Menggali Potensi Penerimaan Pajak dari Ekonomi Digital



KONTAN.CO.ID - JAKARTA. Kementerian Keuangan (Kemenkeu) melaporkan penerimaan pajak tahun ini ditargetkan mencapai Rp 1.921,9 triliun. Angka ini setara 96,6% dari target yang dipatok pemerintah sebesar Rp 1.988,9 triliun dalam Undang-Undang APBN 2024. Artinya, penerimaan pajak di sepanjang 2024 akan mencetak shortfall sebesar Rp 67 triliun.

Untuk menggenjot penerimaan, sebenarnya masih ada potensi bagi pemerintah untuk mengejar pajak dari sektor ekonomi digital. Namun dalam realisasinya, penerimaan dari usaha ini tergolong rendah, baru mencapai Rp 25,8 triliun per 30 Juni 2024.

Jumlah tersebut berasal dari pemungutan Pajak Pertambahan Nilai (PPN) Perdagangan Melalui Sistem Elektronik (PMSE) sebesar Rp 20,8 triliun, pajak kripto sebesar Rp 798,84 miliar, pajak fintech (P2P lending) sebesar Rp 2,19 triliun, dan pajak yang dipungut oleh pihak lain atas transaksi pengadaan barang dan/atau jasa melalui Sistem Informasi Pengadaan Pemerintah (pajak SIPP) sebesar Rp 2,09 triliun.


Baca Juga: Kemenkeu Kantongi Rp 25,8 Triliun dari Pajak Ekonomi Digital hingga Akhir Juni 2024

Pengamat Pajak Center for Indonesia Taxation Analysis (CITA) Fajry Akbar mengatakan rendahnya penerimaan pajak dari sektor ekonomi digital dikarenakan terbatasnya objek dari Pajak Pertambahan Nilai (PPN) PMSE. Ia menjelaskan, selama ini yang menjadi objek adalah jasa digital dari luar negeri. 

"Padahal ekonomi digital di Indonesia paling besar adalah segmen marketplace bukan jasa digital dari luar negeri,"  kata Fajry kepada Kontan, Minggu (21/7),

"Memang basis penerimaan untuk jasa digital dari luar negeri kecil. Konsep jasa digital dari luar negeri kebanyakan freemium, bayar kalau mau pakai akses premium. Orang kita memang lebih suka yang gratisan," tambahnya.

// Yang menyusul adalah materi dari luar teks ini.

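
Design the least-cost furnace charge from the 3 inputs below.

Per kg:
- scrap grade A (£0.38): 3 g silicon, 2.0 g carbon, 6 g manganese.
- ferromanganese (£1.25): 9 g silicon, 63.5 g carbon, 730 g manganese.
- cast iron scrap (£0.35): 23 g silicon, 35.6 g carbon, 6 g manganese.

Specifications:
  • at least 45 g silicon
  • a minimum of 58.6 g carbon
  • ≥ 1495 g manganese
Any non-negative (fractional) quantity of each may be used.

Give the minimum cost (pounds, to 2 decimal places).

This is a linear program. Let x1 = kg of scrap grade A, x2 = kg of ferromanganese, x3 = kg of cast iron scrap.
Minimise 0.38x1 + 1.25x2 + 0.35x3 with:
  3x1 + 9x2 + 23x3 ≥ 45   (silicon)
  2x1 + 63.5x2 + 35.6x3 ≥ 58.6   (carbon)
  6x1 + 730x2 + 6x3 ≥ 1495   (manganese)
  x1, x2, x3 ≥ 0.
The cheapest feasible vertex uses only ferromanganese, cast iron scrap; scrap grade A is not used. There the silicon and manganese constraints are tight.
Solving gives x2 = 2.038, x3 = 1.159.
Hence cost = 1.25·2.038 + 0.35·1.159 = £2.9532.

£2.95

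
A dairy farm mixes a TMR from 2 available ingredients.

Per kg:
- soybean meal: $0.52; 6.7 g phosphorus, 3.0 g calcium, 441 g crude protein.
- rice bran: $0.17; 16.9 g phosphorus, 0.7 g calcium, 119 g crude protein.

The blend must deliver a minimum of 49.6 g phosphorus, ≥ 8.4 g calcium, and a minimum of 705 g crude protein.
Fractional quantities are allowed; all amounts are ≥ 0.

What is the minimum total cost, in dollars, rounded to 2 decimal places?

This is a linear program. Let x1 = kg of soybean meal, x2 = kg of rice bran.
Minimise 0.52x1 + 0.17x2 subject to:
  6.7x1 + 16.9x2 ≥ 49.6   (phosphorus)
  3x1 + 0.7x2 ≥ 8.4   (calcium)
  441x1 + 119x2 ≥ 705   (crude protein)
  x1, x2 ≥ 0.
Both inputs are positive at the optimum. There the phosphorus and calcium constraints are tight.
Solving gives x1 = 2.331, x2 = 2.011.
Total cost: 0.52·2.331 + 0.17·2.011 = 1.5540.

$1.55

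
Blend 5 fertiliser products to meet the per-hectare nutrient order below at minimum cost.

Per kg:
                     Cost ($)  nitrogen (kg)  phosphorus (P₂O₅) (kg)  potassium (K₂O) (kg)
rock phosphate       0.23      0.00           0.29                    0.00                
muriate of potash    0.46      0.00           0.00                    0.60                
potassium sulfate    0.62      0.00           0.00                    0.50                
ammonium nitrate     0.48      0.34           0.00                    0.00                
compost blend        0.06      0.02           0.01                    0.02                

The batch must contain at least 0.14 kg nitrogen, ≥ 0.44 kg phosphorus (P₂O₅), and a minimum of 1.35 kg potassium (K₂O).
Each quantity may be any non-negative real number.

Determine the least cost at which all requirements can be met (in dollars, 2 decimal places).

Let x1 = kg of rock phosphate, x2 = kg of muriate of potash, x3 = kg of potassium sulfate, x4 = kg of ammonium nitrate, x5 = kg of compost blend.
Minimise 0.23x1 + 0.46x2 + 0.62x3 + 0.48x4 + 0.06x5 s.t.:
  0.34x4 + 0.02x5 ≥ 0.14   (nitrogen)
  0.29x1 + 0.01x5 ≥ 0.44   (phosphorus (P₂O₅))
  0.6x2 + 0.5x3 + 0.02x5 ≥ 1.35   (potassium (K₂O))
  x1, x2, x3, x4, x5 ≥ 0.
At the optimum only rock phosphate, muriate of potash, ammonium nitrate are positive (potassium sulfate, compost blend = 0). There the nitrogen, phosphorus (P₂O₅), potassium (K₂O) constraints are tight.
Optimal quantities: rock phosphate = 1.517 kg, muriate of potash = 2.25 kg, ammonium nitrate = 0.4118 kg.
Objective = 0.23·1.517 + 0.46·2.25 + 0.48·0.4118 = 1.5816.

$1.58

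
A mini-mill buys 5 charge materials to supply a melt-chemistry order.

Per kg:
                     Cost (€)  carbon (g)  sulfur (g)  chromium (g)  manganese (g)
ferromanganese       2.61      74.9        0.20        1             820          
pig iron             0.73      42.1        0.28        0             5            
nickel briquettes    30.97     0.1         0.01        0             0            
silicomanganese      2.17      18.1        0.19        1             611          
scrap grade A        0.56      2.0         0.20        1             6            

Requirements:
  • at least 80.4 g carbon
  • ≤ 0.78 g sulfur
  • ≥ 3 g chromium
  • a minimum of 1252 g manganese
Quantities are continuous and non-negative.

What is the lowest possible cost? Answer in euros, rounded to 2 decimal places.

€4.79

Let x1 = kg of ferromanganese, x2 = kg of pig iron, x3 = kg of nickel briquettes, x4 = kg of silicomanganese, x5 = kg of scrap grade A.
Minimise 2.61x1 + 0.73x2 + 30.97x3 + 2.17x4 + 0.56x5 with:
  74.9x1 + 42.1x2 + 0.1x3 + 18.1x4 + 2x5 ≥ 80.4   (carbon)
  0.2x1 + 0.28x2 + 0.01x3 + 0.19x4 + 0.2x5 ≤ 0.78   (sulfur)
  1x1 + 1x4 + 1x5 ≥ 3   (chromium)
  820x1 + 5x2 + 611x4 + 6x5 ≥ 1252   (manganese)
  x1, x2, x3, x4, x5 ≥ 0.
The minimum-cost mix takes nothing from pig iron, nickel briquettes, silicomanganese — only ferromanganese, scrap grade A. There the chromium and manganese constraints are tight.
That vertex is x1 = 1.516, x5 = 1.484.
Total cost: 2.61·1.516 + 0.56·1.484 = 4.7878.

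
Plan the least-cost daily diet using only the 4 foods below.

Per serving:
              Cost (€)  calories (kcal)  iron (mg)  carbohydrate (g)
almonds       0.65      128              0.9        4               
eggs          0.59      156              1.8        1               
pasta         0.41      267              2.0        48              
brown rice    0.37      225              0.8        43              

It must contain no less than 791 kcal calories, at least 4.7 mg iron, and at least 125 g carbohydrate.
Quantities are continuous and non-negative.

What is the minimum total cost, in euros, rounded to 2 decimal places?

€1.21

Let x1 = servings of almonds, x2 = servings of eggs, x3 = servings of pasta, x4 = servings of brown rice.
Minimise 0.65x1 + 0.59x2 + 0.41x3 + 0.37x4 subject to:
  128x1 + 156x2 + 267x3 + 225x4 ≥ 791   (calories)
  0.9x1 + 1.8x2 + 2x3 + 0.8x4 ≥ 4.7   (iron)
  4x1 + 1x2 + 48x3 + 43x4 ≥ 125   (carbohydrate)
  x1, x2, x3, x4 ≥ 0.
The minimum-cost mix takes nothing from almonds, eggs, brown rice — only pasta. The calories requirement is met with equality.
Optimal quantities: pasta = 2.963 servings.
Hence cost = 0.41·2.963 = €1.2148.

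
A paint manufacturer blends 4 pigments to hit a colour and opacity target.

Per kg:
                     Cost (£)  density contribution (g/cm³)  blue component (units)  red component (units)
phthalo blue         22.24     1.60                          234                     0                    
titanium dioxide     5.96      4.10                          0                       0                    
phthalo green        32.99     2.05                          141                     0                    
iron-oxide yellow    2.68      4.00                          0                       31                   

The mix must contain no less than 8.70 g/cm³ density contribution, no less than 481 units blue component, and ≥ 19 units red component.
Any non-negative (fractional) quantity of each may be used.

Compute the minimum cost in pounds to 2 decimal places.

This is a linear program. Let x1 = kg of phthalo blue, x2 = kg of titanium dioxide, x3 = kg of phthalo green, x4 = kg of iron-oxide yellow.
Minimize 22.24x1 + 5.96x2 + 32.99x3 + 2.68x4 subject to:
  1.6x1 + 4.1x2 + 2.05x3 + 4x4 ≥ 8.7   (density contribution)
  234x1 + 141x3 ≥ 481   (blue component)
  31x4 ≥ 19   (red component)
  x1, x2, x3, x4 ≥ 0.
The minimum-cost mix takes nothing from titanium dioxide, phthalo green — only phthalo blue, iron-oxide yellow. The density contribution and blue component requirements are met with equality.
Optimal quantities: phthalo blue = 2.0556 kg, iron-oxide yellow = 1.3528 kg.
Objective = 22.24·2.0556 + 2.68·1.3528 = 49.3420.

£49.34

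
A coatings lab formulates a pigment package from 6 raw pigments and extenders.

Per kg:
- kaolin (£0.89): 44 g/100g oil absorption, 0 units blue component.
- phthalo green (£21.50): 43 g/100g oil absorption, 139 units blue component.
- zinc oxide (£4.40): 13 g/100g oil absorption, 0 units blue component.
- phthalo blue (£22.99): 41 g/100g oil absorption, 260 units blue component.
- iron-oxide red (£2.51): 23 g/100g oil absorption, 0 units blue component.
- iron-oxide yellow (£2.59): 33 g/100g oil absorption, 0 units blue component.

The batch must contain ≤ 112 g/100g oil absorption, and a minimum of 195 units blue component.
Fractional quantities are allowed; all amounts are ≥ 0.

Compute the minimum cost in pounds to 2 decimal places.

£17.24

Let x1 = kg of kaolin, x2 = kg of phthalo green, x3 = kg of zinc oxide, x4 = kg of phthalo blue, x5 = kg of iron-oxide red, x6 = kg of iron-oxide yellow.
Minimize 0.89x1 + 21.5x2 + 4.4x3 + 22.99x4 + 2.51x5 + 2.59x6 subject to:
  44x1 + 43x2 + 13x3 + 41x4 + 23x5 + 33x6 ≤ 112   (oil absorption)
  139x2 + 260x4 ≥ 195   (blue component)
  x1, x2, x3, x4, x5, x6 ≥ 0.
The optimal basis is {phthalo blue}; kaolin, phthalo green, zinc oxide, iron-oxide red, iron-oxide yellow drop out. The blue component requirement is met with equality.
Optimal quantities: phthalo blue = 0.75 kg.
Cost = 22.99·0.75 = 17.2425.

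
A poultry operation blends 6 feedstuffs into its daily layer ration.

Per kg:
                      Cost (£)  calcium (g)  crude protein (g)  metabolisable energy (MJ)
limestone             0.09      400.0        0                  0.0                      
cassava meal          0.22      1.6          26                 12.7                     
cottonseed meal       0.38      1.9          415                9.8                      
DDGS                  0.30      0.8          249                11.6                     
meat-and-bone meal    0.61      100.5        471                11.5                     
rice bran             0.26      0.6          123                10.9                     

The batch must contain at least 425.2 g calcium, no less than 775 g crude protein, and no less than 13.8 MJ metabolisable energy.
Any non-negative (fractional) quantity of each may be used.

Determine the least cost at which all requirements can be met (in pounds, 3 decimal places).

£0.805

This is a linear program. Let x1 = kg of limestone, x2 = kg of cassava meal, x3 = kg of cottonseed meal, x4 = kg of DDGS, x5 = kg of meat-and-bone meal, x6 = kg of rice bran.
Minimize 0.09x1 + 0.22x2 + 0.38x3 + 0.3x4 + 0.61x5 + 0.26x6 s.t.:
  400x1 + 1.6x2 + 1.9x3 + 0.8x4 + 100.5x5 + 0.6x6 ≥ 425.2   (calcium)
  26x2 + 415x3 + 249x4 + 471x5 + 123x6 ≥ 775   (crude protein)
  12.7x2 + 9.8x3 + 11.6x4 + 11.5x5 + 10.9x6 ≥ 13.8   (metabolisable energy)
  x1, x2, x3, x4, x5, x6 ≥ 0.
At the optimum only limestone, cottonseed meal are positive (cassava meal, DDGS, meat-and-bone meal, rice bran = 0). The calcium and crude protein requirements are met with equality.
Solving gives x1 = 1.0541, x3 = 1.8675.
Total cost: 0.09·1.0541 + 0.38·1.8675 = 0.80452.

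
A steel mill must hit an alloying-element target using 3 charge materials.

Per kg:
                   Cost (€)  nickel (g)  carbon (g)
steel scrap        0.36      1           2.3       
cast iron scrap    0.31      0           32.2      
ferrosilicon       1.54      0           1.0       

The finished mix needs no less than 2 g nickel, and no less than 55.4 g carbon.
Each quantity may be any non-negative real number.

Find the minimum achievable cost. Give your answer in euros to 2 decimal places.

€1.21

Let x1 = kg of steel scrap, x2 = kg of cast iron scrap, x3 = kg of ferrosilicon.
Minimise 0.36x1 + 0.31x2 + 1.54x3 subject to:
  1x1 ≥ 2   (nickel)
  2.3x1 + 32.2x2 + 1x3 ≥ 55.4   (carbon)
  x1, x2, x3 ≥ 0.
The minimum-cost mix takes nothing from ferrosilicon — only steel scrap, cast iron scrap. Binding constraints: nickel and carbon.
Solving gives x1 = 2, x2 = 1.578.
Objective = 0.36·2 + 0.31·1.578 = 1.2092.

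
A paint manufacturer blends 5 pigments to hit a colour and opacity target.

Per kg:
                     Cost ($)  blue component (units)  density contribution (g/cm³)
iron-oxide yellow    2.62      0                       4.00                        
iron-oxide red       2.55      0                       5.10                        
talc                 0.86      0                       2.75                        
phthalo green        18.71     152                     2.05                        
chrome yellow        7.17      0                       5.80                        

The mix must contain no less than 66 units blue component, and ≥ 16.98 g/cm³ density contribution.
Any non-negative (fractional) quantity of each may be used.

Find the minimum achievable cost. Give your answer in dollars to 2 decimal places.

Let x1 = kg of iron-oxide yellow, x2 = kg of iron-oxide red, x3 = kg of talc, x4 = kg of phthalo green, x5 = kg of chrome yellow.
min 2.62x1 + 2.55x2 + 0.86x3 + 18.71x4 + 7.17x5 with:
  152x4 ≥ 66   (blue component)
  4x1 + 5.1x2 + 2.75x3 + 2.05x4 + 5.8x5 ≥ 16.98   (density contribution)
  x1, x2, x3, x4, x5 ≥ 0.
The cheapest feasible vertex uses only talc, phthalo green; iron-oxide yellow, iron-oxide red, chrome yellow are not used. There the blue component and density contribution constraints are tight.
So talc = 5.851 kg, phthalo green = 0.4342 kg.
Cost = 0.86·5.851 + 18.71·0.4342 = 13.1557.

$13.16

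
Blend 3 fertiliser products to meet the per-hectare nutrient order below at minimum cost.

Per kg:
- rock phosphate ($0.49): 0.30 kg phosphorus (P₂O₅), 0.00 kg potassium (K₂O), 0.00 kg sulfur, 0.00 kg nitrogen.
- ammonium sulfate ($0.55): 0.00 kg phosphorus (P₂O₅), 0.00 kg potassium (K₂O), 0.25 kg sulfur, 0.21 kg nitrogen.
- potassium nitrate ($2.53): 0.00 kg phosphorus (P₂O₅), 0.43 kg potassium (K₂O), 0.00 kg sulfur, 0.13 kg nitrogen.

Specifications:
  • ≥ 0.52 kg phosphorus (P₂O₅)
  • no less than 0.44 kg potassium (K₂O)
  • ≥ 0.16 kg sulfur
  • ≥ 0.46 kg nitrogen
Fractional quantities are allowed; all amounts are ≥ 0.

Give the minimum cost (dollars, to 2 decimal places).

$4.29

Treat it as an LP. Let x1 = kg of rock phosphate, x2 = kg of ammonium sulfate, x3 = kg of potassium nitrate.
min 0.49x1 + 0.55x2 + 2.53x3 s.t.:
  0.3x1 ≥ 0.52   (phosphorus (P₂O₅))
  0.43x3 ≥ 0.44   (potassium (K₂O))
  0.25x2 ≥ 0.16   (sulfur)
  0.21x2 + 0.13x3 ≥ 0.46   (nitrogen)
  x1, x2, x3 ≥ 0.
The optimal mix uses every input. Binding constraints: phosphorus (P₂O₅), potassium (K₂O), nitrogen.
Optimal quantities: rock phosphate = 1.733 kg, ammonium sulfate = 1.557 kg, potassium nitrate = 1.023 kg.
Total cost: 0.49·1.733 + 0.55·1.557 + 2.53·1.023 = 4.2937.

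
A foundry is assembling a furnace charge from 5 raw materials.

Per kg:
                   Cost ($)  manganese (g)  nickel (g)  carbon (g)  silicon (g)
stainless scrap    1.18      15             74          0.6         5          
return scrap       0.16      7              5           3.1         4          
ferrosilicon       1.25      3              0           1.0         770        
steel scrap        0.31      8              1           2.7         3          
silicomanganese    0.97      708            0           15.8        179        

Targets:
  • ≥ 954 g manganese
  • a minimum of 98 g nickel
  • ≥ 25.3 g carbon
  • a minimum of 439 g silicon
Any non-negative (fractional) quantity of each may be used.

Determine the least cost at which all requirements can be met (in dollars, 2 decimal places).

Treat it as an LP. Let x1 = kg of stainless scrap, x2 = kg of return scrap, x3 = kg of ferrosilicon, x4 = kg of steel scrap, x5 = kg of silicomanganese.
Minimise 1.18x1 + 0.16x2 + 1.25x3 + 0.31x4 + 0.97x5 with:
  15x1 + 7x2 + 3x3 + 8x4 + 708x5 ≥ 954   (manganese)
  74x1 + 5x2 + 1x4 ≥ 98   (nickel)
  0.6x1 + 3.1x2 + 1x3 + 2.7x4 + 15.8x5 ≥ 25.3   (carbon)
  5x1 + 4x2 + 770x3 + 3x4 + 179x5 ≥ 439   (silicon)
  x1, x2, x3, x4, x5 ≥ 0.
At the optimum only stainless scrap, return scrap, ferrosilicon, silicomanganese are positive (steel scrap = 0). The manganese, nickel, carbon, silicon requirements are met with equality.
Solving gives x1 = 1.245, x2 = 1.17, x3 = 0.2518, x5 = 1.308.
Hence cost = 1.18·1.245 + 0.16·1.17 + 1.25·0.2518 + 0.97·1.308 = $3.2398.

$3.24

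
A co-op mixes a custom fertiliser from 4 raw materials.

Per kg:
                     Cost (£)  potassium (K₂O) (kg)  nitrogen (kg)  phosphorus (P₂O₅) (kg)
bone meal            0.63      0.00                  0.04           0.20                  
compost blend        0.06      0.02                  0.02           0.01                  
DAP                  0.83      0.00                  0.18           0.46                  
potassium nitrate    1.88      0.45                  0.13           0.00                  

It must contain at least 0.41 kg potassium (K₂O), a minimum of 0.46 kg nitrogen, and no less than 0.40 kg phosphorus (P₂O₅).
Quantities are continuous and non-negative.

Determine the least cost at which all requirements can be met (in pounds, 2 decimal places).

£1.58

Let x1 = kg of bone meal, x2 = kg of compost blend, x3 = kg of DAP, x4 = kg of potassium nitrate.
Minimize 0.63x1 + 0.06x2 + 0.83x3 + 1.88x4 subject to:
  0.02x2 + 0.45x4 ≥ 0.41   (potassium (K₂O))
  0.04x1 + 0.02x2 + 0.18x3 + 0.13x4 ≥ 0.46   (nitrogen)
  0.2x1 + 0.01x2 + 0.46x3 ≥ 0.4   (phosphorus (P₂O₅))
  x1, x2, x3, x4 ≥ 0.
At the optimum only compost blend, DAP are positive (bone meal, potassium nitrate = 0). There the potassium (K₂O) and phosphorus (P₂O₅) constraints are tight.
Optimal quantities: compost blend = 20.5 kg, DAP = 0.4239 kg.
Total cost: 0.06·20.5 + 0.83·0.4239 = 1.5818.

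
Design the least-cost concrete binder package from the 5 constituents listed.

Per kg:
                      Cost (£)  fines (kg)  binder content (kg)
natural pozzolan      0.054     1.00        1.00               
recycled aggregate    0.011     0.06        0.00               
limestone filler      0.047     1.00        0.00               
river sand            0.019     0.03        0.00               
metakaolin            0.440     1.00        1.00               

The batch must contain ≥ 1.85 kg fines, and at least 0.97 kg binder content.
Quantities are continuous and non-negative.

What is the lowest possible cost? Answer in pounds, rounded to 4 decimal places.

£0.0937

This is a linear program. Let x1 = kg of natural pozzolan, x2 = kg of recycled aggregate, x3 = kg of limestone filler, x4 = kg of river sand, x5 = kg of metakaolin.
Minimize 0.054x1 + 0.011x2 + 0.047x3 + 0.019x4 + 0.44x5 s.t.:
  1x1 + 0.06x2 + 1x3 + 0.03x4 + 1x5 ≥ 1.85   (fines)
  1x1 + 1x5 ≥ 0.97   (binder content)
  x1, x2, x3, x4, x5 ≥ 0.
The cheapest feasible vertex uses only natural pozzolan, limestone filler; recycled aggregate, river sand, metakaolin are not used. There the fines and binder content constraints are tight.
That vertex is x1 = 0.97, x3 = 0.88.
Objective = 0.054·0.97 + 0.047·0.88 = 0.093740.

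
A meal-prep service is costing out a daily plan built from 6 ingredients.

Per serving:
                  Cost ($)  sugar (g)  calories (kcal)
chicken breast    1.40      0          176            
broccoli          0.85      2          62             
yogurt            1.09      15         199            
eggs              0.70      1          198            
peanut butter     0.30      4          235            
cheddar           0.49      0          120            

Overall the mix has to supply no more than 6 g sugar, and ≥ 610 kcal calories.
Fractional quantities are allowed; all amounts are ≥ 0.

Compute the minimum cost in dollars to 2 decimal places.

Set it up as a linear program. Let x1 = servings of chicken breast, x2 = servings of broccoli, x3 = servings of yogurt, x4 = servings of eggs, x5 = servings of peanut butter, x6 = servings of cheddar.
Minimize 1.4x1 + 0.85x2 + 1.09x3 + 0.7x4 + 0.3x5 + 0.49x6 with:
  2x2 + 15x3 + 1x4 + 4x5 ≤ 6   (sugar)
  176x1 + 62x2 + 199x3 + 198x4 + 235x5 + 120x6 ≥ 610   (calories)
  x1, x2, x3, x4, x5, x6 ≥ 0.
The cheapest feasible vertex uses only peanut butter, cheddar; chicken breast, broccoli, yogurt, eggs are not used. Binding constraints: sugar and calories.
Solving gives x5 = 1.5, x6 = 2.146.
Total cost: 0.3·1.5 + 0.49·2.146 = 1.5015.

$1.50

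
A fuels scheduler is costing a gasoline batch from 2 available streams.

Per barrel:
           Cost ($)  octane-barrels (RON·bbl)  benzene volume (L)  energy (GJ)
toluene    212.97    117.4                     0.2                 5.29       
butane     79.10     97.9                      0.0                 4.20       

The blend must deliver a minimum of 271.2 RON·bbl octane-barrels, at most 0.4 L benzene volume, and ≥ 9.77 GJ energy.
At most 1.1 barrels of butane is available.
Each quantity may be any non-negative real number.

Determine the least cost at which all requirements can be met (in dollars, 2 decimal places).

$383.63

Let x1 = barrels of toluene, x2 = barrels of butane.
Minimise 212.97x1 + 79.1x2 subject to:
  117.4x1 + 97.9x2 ≥ 271.2   (octane-barrels)
  0.2x1 ≤ 0.4   (benzene volume)
  5.29x1 + 4.2x2 ≥ 9.77   (energy)
  x2 ≤ 1.1
  x1, x2 ≥ 0.
Both inputs are positive at the optimum. There the octane-barrels and the butane cap constraints are tight.
Solving gives x1 = 1.3928, x2 = 1.1.
Total cost: 212.97·1.3928 + 79.1·1.1 = 383.6346.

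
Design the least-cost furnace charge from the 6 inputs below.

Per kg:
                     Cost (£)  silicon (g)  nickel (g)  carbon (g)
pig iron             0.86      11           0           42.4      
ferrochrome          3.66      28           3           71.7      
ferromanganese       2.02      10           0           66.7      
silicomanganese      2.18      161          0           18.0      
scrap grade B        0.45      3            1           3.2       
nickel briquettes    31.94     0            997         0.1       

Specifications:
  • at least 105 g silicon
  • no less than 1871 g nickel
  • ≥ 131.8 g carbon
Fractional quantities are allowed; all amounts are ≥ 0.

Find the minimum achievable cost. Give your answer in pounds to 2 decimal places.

Set it up as a linear program. Let x1 = kg of pig iron, x2 = kg of ferrochrome, x3 = kg of ferromanganese, x4 = kg of silicomanganese, x5 = kg of scrap grade B, x6 = kg of nickel briquettes.
min 0.86x1 + 3.66x2 + 2.02x3 + 2.18x4 + 0.45x5 + 31.94x6 s.t.:
  11x1 + 28x2 + 10x3 + 161x4 + 3x5 ≥ 105   (silicon)
  3x2 + 1x5 + 997x6 ≥ 1871   (nickel)
  42.4x1 + 71.7x2 + 66.7x3 + 18x4 + 3.2x5 + 0.1x6 ≥ 131.8   (carbon)
  x1, x2, x3, x4, x5, x6 ≥ 0.
The cheapest feasible vertex uses only pig iron, silicomanganese, nickel briquettes; ferrochrome, ferromanganese, scrap grade B are not used. The silicon, nickel, carbon requirements are met with equality.
So pig iron = 2.9117 kg, silicomanganese = 0.45324 kg, nickel briquettes = 1.8766 kg.
Objective = 0.86·2.9117 + 2.18·0.45324 + 31.94·1.8766 = 63.4307.

£63.43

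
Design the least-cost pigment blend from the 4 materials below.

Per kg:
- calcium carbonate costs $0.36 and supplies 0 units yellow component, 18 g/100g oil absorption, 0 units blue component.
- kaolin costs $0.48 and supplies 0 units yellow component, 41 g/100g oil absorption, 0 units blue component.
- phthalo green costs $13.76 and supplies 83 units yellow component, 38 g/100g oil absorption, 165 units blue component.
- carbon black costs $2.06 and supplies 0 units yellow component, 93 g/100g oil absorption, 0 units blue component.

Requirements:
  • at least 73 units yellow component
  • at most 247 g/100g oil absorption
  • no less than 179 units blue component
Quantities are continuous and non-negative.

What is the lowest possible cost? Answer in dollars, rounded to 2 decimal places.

This is a linear program. Let x1 = kg of calcium carbonate, x2 = kg of kaolin, x3 = kg of phthalo green, x4 = kg of carbon black.
Minimize 0.36x1 + 0.48x2 + 13.76x3 + 2.06x4 subject to:
  83x3 ≥ 73   (yellow component)
  18x1 + 41x2 + 38x3 + 93x4 ≤ 247   (oil absorption)
  165x3 ≥ 179   (blue component)
  x1, x2, x3, x4 ≥ 0.
The minimum-cost mix takes nothing from calcium carbonate, kaolin, carbon black — only phthalo green. Binding constraint: blue component.
So phthalo green = 1.085 kg.
Hence cost = 13.76·1.085 = $14.9296.

$14.93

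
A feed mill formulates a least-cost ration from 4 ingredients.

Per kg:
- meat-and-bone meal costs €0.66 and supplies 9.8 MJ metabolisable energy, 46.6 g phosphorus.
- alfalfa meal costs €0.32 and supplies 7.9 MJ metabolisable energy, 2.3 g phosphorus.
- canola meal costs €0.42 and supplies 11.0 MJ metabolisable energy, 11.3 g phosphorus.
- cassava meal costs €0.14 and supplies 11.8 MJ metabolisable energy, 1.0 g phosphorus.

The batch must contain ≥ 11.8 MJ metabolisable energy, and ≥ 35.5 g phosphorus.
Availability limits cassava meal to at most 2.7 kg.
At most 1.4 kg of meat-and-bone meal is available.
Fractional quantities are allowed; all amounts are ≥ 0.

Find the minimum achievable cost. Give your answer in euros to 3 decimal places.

€0.550

Treat it as an LP. Let x1 = kg of meat-and-bone meal, x2 = kg of alfalfa meal, x3 = kg of canola meal, x4 = kg of cassava meal.
Minimise 0.66x1 + 0.32x2 + 0.42x3 + 0.14x4 with:
  9.8x1 + 7.9x2 + 11x3 + 11.8x4 ≥ 11.8   (metabolisable energy)
  46.6x1 + 2.3x2 + 11.3x3 + 1x4 ≥ 35.5   (phosphorus)
  x4 ≤ 2.7
  x1 ≤ 1.4
  x1, x2, x3, x4 ≥ 0.
At the optimum only meat-and-bone meal, cassava meal are positive (alfalfa meal, canola meal = 0). The metabolisable energy and phosphorus requirements are met with equality.
Solving gives x1 = 0.7538, x4 = 0.374.
Total cost: 0.66·0.7538 + 0.14·0.374 = 0.54987.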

Di samping itu ada keterbatasan penegakan hukum. Seperti yang dialami industri kripto, di mana banyak yang beralih ke platform yang tak terdaftar. 

Fajry menambahkan untuk menggenjot penerimaan dari sektor ini, opsi yang dapat diambil adalah memperluas ke market place yang segmentasinya paling besar di Indonesia. 

"Tapi, ini ranah kebijakan. Dengan sisa waktu yang sempit saya kira tidak akan diambil oleh pemerintah," jelasnya.

Sementara itu, Direktur Penyuluhan, Pelayanan, dan Hubungan Masyarakat, Dwi Astuti mengatakan realisasi penerimaan pajak atas ekonomi digital sangat bergantung pada ketersediaan informasi yang dimiliki Direktorat Jenderal Pajak (DJP) serta tingkat kepatuhan sukarela wajib pajak itu sendiri.

Selain itu, regulasi perpajakan atas ekonomi digital masih terbatas dikarenakan isu easy of doing business.

Baca Juga: Sri Mulyani Pamer Capaian Penerimaan Pajak Terus Meningkat Signifikan

"Data pelaku ekonomi digital di Indonesia juga belum didapatkan secara otomatis dari pihak terkait," kata Dwi kepada Kontan, Minggu (21/7).

Dwi juga menerangkan bahwa Direktorat Jenderal Pajak, Kemenkeu tidak menargetkan penerimaan pajak atas ekonomi digital per sektor, hanya terdapat target di Kantor Pelayanan Pajak Badan dan Orang Asing terkait penerimaan dari Perdagangan Melalui Sistem Elektronik Luar Negeri (PMSE LN),

"Realisasi penerimaan PMSE LN diharapkan dapat meningkat Rp1 triliun per tahun, sehingga di tahun 2024 diharapkan dapat mencapai Rp 7,5 triliun," ucapnya.